16 juillet, pas le temps de dire ouf, car à peine sommes nous arrivés à la gare routière qu’un bus nous emporte vers Villa de Leyva. On est tombé sur un pilote de rallye inconscient qui ne sait sans doute pas lire les panneaux pourtant énormes « las imprudencias en la via son fatales ». On l’a échappé belle.




A Villa de Leyva, on s’attendait à une grosse fête pour El Dia de la Virgen del Carmen. On n’a pas été déçu puisque c’est La Semana de la Virgen del Carmen, avec comme point d’orgue la journée du 16. Nous sommes le 16. Villa de Leyva est une petite ville, très ancienne et très bien conservée, à l’architecture homogène, dégageant une impression d’authenticité et un charme fou fou fou. Rues pavées par de grosses pierres où les talons sont maudits, maisons blanches aux toits de tuiles, aux belles portes en bois, abritant souvent de magnifiques patios, des petits jardins soignés et fleuris. Bien que très animée, la ville conserve un côté paisible et accueillant où il fait bon flâner. Nombreux sont ceux qui viennent célébrer la vierge, nombreux sont ceux qui viennent profiter de l’aubaine pour faire prospérer leur commerce.

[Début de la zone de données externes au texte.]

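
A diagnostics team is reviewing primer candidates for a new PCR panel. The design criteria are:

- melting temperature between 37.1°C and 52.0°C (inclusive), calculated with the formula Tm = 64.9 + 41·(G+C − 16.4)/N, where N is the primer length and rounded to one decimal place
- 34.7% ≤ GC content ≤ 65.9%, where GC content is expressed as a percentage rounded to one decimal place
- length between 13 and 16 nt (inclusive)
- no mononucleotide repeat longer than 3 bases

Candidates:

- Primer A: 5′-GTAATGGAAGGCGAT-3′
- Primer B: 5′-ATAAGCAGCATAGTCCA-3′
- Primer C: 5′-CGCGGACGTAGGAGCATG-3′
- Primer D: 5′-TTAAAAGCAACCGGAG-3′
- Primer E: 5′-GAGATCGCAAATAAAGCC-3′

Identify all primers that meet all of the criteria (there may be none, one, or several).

Primer A (15 nt, A=5 T=3 G=6 C=1): Tm = 64.9 + 41·(7 − 16.4)/15 = 39.2°C ✓; GC 7/15 = 46.7% ✓; length 15 ✓; longest run = 2 ✓ — passes.
Primer B (17 nt, A=7 T=3 G=3 C=4): Tm = 64.9 + 41·(7 − 16.4)/17 = 42.2°C ✓; GC 7/17 = 41.2% ✓; length 17, outside 13–16 ✗; longest run = 2 ✓ — fails.
Primer C (18 nt, A=4 T=2 G=8 C=4): Tm = 64.9 + 41·(12 − 16.4)/18 = 54.9°C, outside 37.1–52.0°C ✗; GC 12/18 = 66.7%, outside 34.7–65.9% ✗; length 18, outside 13–16 ✗; longest run = 2 ✓ — fails.
Primer D (16 nt, A=7 T=2 G=4 C=3): Tm = 64.9 + 41·(7 − 16.4)/16 = 40.8°C ✓; GC 7/16 = 43.8% ✓; length 16 ✓; longest run = 4, exceeds 3 ✗ — fails.
Primer E (18 nt, A=8 T=2 G=4 C=4): Tm = 64.9 + 41·(8 − 16.4)/18 = 45.8°C ✓; GC 8/18 = 44.4% ✓; length 18, outside 13–16 ✗; longest run = 3 ✓ — fails.

Primer A only.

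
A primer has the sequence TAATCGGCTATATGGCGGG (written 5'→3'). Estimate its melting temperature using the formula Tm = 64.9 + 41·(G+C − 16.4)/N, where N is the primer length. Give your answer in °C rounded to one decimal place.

Base counts: A=4, T=5, G=7, C=3; G+C = 10, N = 19.
Tm = 64.9 + 41·(10 − 16.4)/19 = 64.9 + -262.40/19 = 51.1°C.

51.1°C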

Près de la gare routière, sont rassemblés les marchands de chipolatas multicolores à « déguster » avec des petites pommes de terre rissolées. C’est super gras. A tous les coins de rues, sont installés des vendeurs de poulets rôtis, d’arepas, de sandwichs ou de hamburgers. Sur la plazza mayor se concentre une grosse partie du commerce. D’abord les fournisseurs de bière, le cœur de la fête (sponsorisée par une célèbre marque jaune – elle a bon dos la vierge), qui écoulent des quantités astronomiques du matin au soir. Ensuite, les vendeurs de pâtes de fruits de goyaves et autres sucreries, des marchands de chapeaux, de panchos, de poteries, de tirelires en forme de cochon (code international des petites économies), des stands de jeux type kermesse, et des attractions foraines type manège à rotation manuelle, toboggan gonflable géant ou intraitable rodéo mécanique ; et un stand singulier proposant de soigner tous les maux grâce à la bave d’escargots mutants. Toute la journée De grosses enceintes diffusent de la musique colombienne.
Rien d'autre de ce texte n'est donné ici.